For EAs that are making a cloud transition right now: 1) Get hands on with cloud technologies. If you don’t, you won’t know how to effectively advise your organization on the impact of cloud. 2) If you have not developed lately, do that too. 3) Get buy-in from your security team; doing so changed the game for us. 4) Realize that the technology is the easy part, and the organizational changes are what’s going to be the biggest challenge. Start bringing people along from day one.
Dan: Some traditional skills still apply, such as an aptitude for context switching between teams’ business scenarios. In terms of new skills, I agree with Kent - I'd advise companies to look for people seem able to focus on outcomes, rather than the activity of architecting things. The other crucial skill is an appreciation for continuous learning. You uncover a lot of obstacles when you start trying to implement new ways of working. At EngineerBetter we often joke about finding the 'rakes on the lawn' when starting with a new team or customer. A shift towards cloud native thinking will reveal these obstacles, but it won't solve them. Companies should be de-prioritising the usual 'up-front' planning and design skills associated with architects, but this should be combined with empathy to avoid collisions between waterfall and agile philosophy.
An EA today can find themselves in a potentially volatile environment, in organisations struggling with change. They need to switch between the mindset of a diplomat, lawyer, lobbyist, software developer, product manager. If you're an architect who knows there is a better way of looking at the problem, don't be afraid to lead when it seems like nobody else is.
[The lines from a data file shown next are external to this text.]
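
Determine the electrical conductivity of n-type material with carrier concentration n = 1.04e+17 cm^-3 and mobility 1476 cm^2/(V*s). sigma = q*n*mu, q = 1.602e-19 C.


Step 1: sigma = q * n * mu
Step 2: sigma = 1.602e-19 * 1.04e+17 * 1476
Step 3: sigma = 2.459e+01 S/cm

2.459e+01


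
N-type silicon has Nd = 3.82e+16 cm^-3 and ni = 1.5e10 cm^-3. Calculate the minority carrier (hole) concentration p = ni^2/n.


Step 1: Since Nd >> ni, n ≈ Nd = 3.82e+16 cm^-3
Step 2: p = ni^2 / n = (1.5e10)^2 / 3.82e+16
Step 3: p = 2.25e20 / 3.82e+16 = 5.89e+03 cm^-3

5.89e+03


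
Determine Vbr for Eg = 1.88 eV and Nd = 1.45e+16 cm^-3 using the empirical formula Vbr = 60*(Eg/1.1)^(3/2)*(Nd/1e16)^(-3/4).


Step 1: Eg/1.1 = 1.88/1.1 = 1.709091
Step 2: (Eg/1.1)^1.5 = 1.709091^1.5 = 2.234332
Step 3: (Nd/1e16)^(-0.75) = (1.45)^(-0.75) = 0.756788
Step 4: Vbr = 60 * 2.234332 * 0.756788 = 101.5 V

101.5


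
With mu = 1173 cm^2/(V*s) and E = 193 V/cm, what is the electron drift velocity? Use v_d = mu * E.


Step 1: v_d = mu * E
Step 2: v_d = 1173 * 193 = 226389
Step 3: v_d = 2.26e+05 cm/s

2.26e+05


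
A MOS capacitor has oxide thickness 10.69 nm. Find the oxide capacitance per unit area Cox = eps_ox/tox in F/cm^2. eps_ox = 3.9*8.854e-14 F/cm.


Step 1: eps_ox = 3.9 * 8.854e-14 = 3.45306e-13 F/cm
Step 2: tox in cm = 10.69 nm * 1e-7 = 1.0690e-06 cm
Step 3: Cox = 3.45306e-13 / 1.0690e-06 = 3.23e-07 F/cm^2

3.23e-07


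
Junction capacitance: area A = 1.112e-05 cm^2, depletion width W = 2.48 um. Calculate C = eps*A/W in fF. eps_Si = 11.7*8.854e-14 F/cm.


Step 1: eps_Si = 11.7 * 8.854e-14 = 1.035918e-12 F/cm
Step 2: W in cm = 2.48 * 1e-4 = 2.48e-04 cm
Step 3: C = 1.035918e-12 * 1.112e-05 / 2.48e-04 = 4.644923e-14 F
Step 4: C = 46.45 fF

46.45


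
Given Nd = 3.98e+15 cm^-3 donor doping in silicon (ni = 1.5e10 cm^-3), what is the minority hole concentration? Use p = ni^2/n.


Step 1: Since Nd >> ni, n ≈ Nd = 3.98e+15 cm^-3
Step 2: p = ni^2 / n = (1.5e10)^2 / 3.98e+15
Step 3: p = 2.25e20 / 3.98e+15 = 5.65e+04 cm^-3

5.65e+04


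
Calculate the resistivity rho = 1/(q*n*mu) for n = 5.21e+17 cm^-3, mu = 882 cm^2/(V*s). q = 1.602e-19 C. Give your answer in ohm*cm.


Step 1: sigma = q * n * mu = 1.602e-19 * 5.21e+17 * 882 = 7.36154e+01 S/cm
Step 2: rho = 1 / sigma = 1 / 7.36154e+01 = 0.01358 ohm*cm

0.01358


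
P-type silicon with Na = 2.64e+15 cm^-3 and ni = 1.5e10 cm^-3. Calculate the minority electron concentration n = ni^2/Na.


Step 1: Majority hole concentration p ≈ Na = 2.64e+15 cm^-3
Step 2: n = ni^2 / Na = (1.5e10)^2 / 2.64e+15
Step 3: n = 8.52e+04 cm^-3

8.52e+04


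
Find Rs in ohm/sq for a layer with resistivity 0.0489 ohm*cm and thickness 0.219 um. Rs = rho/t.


Step 1: Convert thickness to cm: t = 0.219 um = 2.1900e-05 cm
Step 2: Rs = rho / t = 0.0489 / 2.1900e-05
Step 3: Rs = 2232.9 ohm/sq

2232.9


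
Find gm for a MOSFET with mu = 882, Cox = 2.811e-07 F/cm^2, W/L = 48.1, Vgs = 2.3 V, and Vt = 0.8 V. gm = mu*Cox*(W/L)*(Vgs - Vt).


Step 1: Vov = Vgs - Vt = 2.3 - 0.8 = 1.5 V
Step 2: gm = mu * Cox * (W/L) * Vov
Step 3: gm = 882 * 2.811e-07 * 48.1 * 1.5 = 1.79e-02 S

1.79e-02


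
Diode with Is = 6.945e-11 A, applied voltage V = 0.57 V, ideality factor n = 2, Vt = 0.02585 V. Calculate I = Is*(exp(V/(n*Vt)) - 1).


Step 1: V/(n*Vt) = 0.57/(2*0.02585) = 11.0251
Step 2: exp(11.0251) = 6.1396e+04
Step 3: I = 6.945e-11 * (6.1396e+04 - 1) = 4.26e-06 A

4.26e-06


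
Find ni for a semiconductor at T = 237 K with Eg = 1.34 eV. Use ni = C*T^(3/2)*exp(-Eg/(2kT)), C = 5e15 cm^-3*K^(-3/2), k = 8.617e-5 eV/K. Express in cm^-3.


Step 1: Compute kT = 8.617e-5 * 237 = 0.02042229 eV
Step 2: Exponent = -Eg/(2kT) = -1.34/(2*0.02042229) = -32.80729
Step 3: T^(3/2) = 237^1.5 = 3648.57
Step 4: ni = 5e15 * 3648.57 * exp(-32.80729) = 1.03e+05 cm^-3

1.03e+05


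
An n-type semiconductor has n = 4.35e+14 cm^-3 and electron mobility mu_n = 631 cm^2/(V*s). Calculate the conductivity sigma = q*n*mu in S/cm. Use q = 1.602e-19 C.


Step 1: sigma = q * n * mu
Step 2: sigma = 1.602e-19 * 4.35e+14 * 631
Step 3: sigma = 4.397e-02 S/cm

4.397e-02


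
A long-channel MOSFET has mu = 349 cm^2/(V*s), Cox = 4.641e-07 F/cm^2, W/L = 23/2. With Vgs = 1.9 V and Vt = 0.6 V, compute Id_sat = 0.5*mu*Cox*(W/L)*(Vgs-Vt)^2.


Step 1: Overdrive voltage Vov = Vgs - Vt = 1.9 - 0.6 = 1.3 V
Step 2: W/L = 23/2 = 11.5
Step 3: Id = 0.5 * 349 * 4.641e-07 * 11.5 * 1.3^2
Step 4: Id = 1.57e-03 A

1.57e-03


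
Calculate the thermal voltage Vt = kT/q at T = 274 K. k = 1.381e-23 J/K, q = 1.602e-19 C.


Step 1: kT = 1.381e-23 * 274 = 3.78394e-21 J
Step 2: Vt = kT/q = 3.78394e-21 / 1.602e-19
Step 3: Vt = 0.02362 V

0.02362


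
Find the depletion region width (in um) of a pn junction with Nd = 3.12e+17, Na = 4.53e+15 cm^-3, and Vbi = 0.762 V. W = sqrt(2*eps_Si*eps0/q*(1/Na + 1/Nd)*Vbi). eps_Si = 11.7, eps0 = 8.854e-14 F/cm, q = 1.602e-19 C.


Step 1: 1/Na + 1/Nd = 1/4.53e+15 + 1/3.12e+17 = 2.23956e-16
Step 2: 2*eps*eps0/q = 2*11.7*8.854e-14/1.602e-19 = 1.293281e+07
Step 3: W^2 = 1.293281e+07 * 2.23956e-16 * 0.762 = 2.20704e-09
Step 4: W = sqrt(2.20704e-09) = 4.698e-05 cm = 0.4698 um

0.4698


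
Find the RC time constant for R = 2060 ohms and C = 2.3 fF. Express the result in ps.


Step 1: tau = R * C
Step 2: tau = 2060 * 2.3 fF = 2060 * 2.3e-15 F
Step 3: tau = 4.738e-12 s = 4.738 ps

4.738


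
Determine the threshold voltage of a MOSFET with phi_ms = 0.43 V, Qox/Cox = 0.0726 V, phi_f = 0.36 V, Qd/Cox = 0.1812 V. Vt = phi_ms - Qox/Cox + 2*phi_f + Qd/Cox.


Step 1: Vt = phi_ms - Qox/Cox + 2*phi_f + Qd/Cox
Step 2: Vt = 0.43 - 0.0726 + 2*0.36 + 0.1812
Step 3: Vt = 0.43 - 0.0726 + 0.72 + 0.1812
Step 4: Vt = 1.2586 V

1.2586


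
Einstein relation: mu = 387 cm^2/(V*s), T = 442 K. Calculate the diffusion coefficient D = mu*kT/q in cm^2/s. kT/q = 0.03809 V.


Step 1: D = mu * (kT/q)
Step 2: D = 387 * 0.03809
Step 3: D = 14.74 cm^2/s

14.74


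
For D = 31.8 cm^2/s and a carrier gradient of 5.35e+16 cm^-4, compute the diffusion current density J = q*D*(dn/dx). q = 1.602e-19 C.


Step 1: J = q * D * (dn/dx)
Step 2: J = 1.602e-19 * 31.8 * 5.35e+16
Step 3: J = 2.73e-01 A/cm^2

2.73e-01


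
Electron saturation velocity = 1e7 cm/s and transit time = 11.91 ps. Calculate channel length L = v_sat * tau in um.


Step 1: tau in seconds = 11.91 ps * 1e-12 = 1.1910e-11 s
Step 2: L = v_sat * tau = 1e7 * 1.1910e-11 = 1.1910e-04 cm
Step 3: L in um = 1.1910e-04 * 1e4 = 1.191 um

1.191


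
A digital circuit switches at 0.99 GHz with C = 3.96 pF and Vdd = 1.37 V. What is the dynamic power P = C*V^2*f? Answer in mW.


Step 1: V^2 = 1.37^2 = 1.8769 V^2
Step 2: P = C*V^2*f = 3.96e-12 F * 1.8769 * 0.99e9 Hz
Step 3: P = 7.35819876e-03 W
Step 4: P = 7.358 mW

7.358


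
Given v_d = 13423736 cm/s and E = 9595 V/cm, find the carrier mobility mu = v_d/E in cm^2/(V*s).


Step 1: mu = v_d / E
Step 2: mu = 13423736 / 9595
Step 3: mu = 1399.03 cm^2/(V*s)

1399.03


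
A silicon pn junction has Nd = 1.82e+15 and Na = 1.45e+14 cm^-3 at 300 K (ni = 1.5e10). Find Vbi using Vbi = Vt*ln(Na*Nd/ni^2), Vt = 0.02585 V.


Step 1: Compute Na*Nd/ni^2 = 1.45e+14 * 1.82e+15 / (1.5e10)^2 = 1.1729e+09
Step 2: ln(1.1729e+09) = 20.8827
Step 3: Vbi = 0.02585 * 20.8827 = 0.54 V

0.54


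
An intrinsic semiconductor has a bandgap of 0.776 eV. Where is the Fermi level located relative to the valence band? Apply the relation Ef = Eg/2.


Step 1: For an intrinsic semiconductor, the Fermi level sits at midgap.
Step 2: Ef = Eg / 2 = 0.776 / 2 = 0.388 eV

0.388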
The goal is to create a critical mass of better behaviour; a movement of leaders that creates more leaders.
About the Interviewees
Kent Weare is currently the acting Managing Director, IT for TransAlta, a power generation and energy trading organization. Prior to taking on this role, he led the Enterprise Architecture and Integration team at TransAlta.
Dan Young has worn a variety of hats over the last 15 years, spanning engineering, presales and product management and is passionate about seeking to understand and resolve organisational friction. He is currently CEO of the UK Cloud Foundry consultancy EngineerBetter, who have worked with software teams in enterprises across global banking, wealth management, FTSE 100 retail and software vendors.
Brian Chambers is an Enterprise Architect at Chick-fil-A in Atlanta, GA. He focuses on delivering new platforms and capabilities like Self-Service Analytics, Cloud, Internet of Things to the business. Most recently, he has been focused on building out a cloud-native, DevOps delivery practice. He also spends time researching and understanding emerging technologies and finding ways to integrate them into Chick-fil-A’s technology strategy.
Ian Sutcliffe is an experienced and enthusiastic Enterprise Architecture leader with over 20 years of experience in strategic planning, governance, technical management, leading strategic architecture projects, solution design and delivery and the maturation of Enterprise Architecture functions. A perpetual student of the Enterprise Architecture disciplines, proud generalist and skilled in numerous technologies.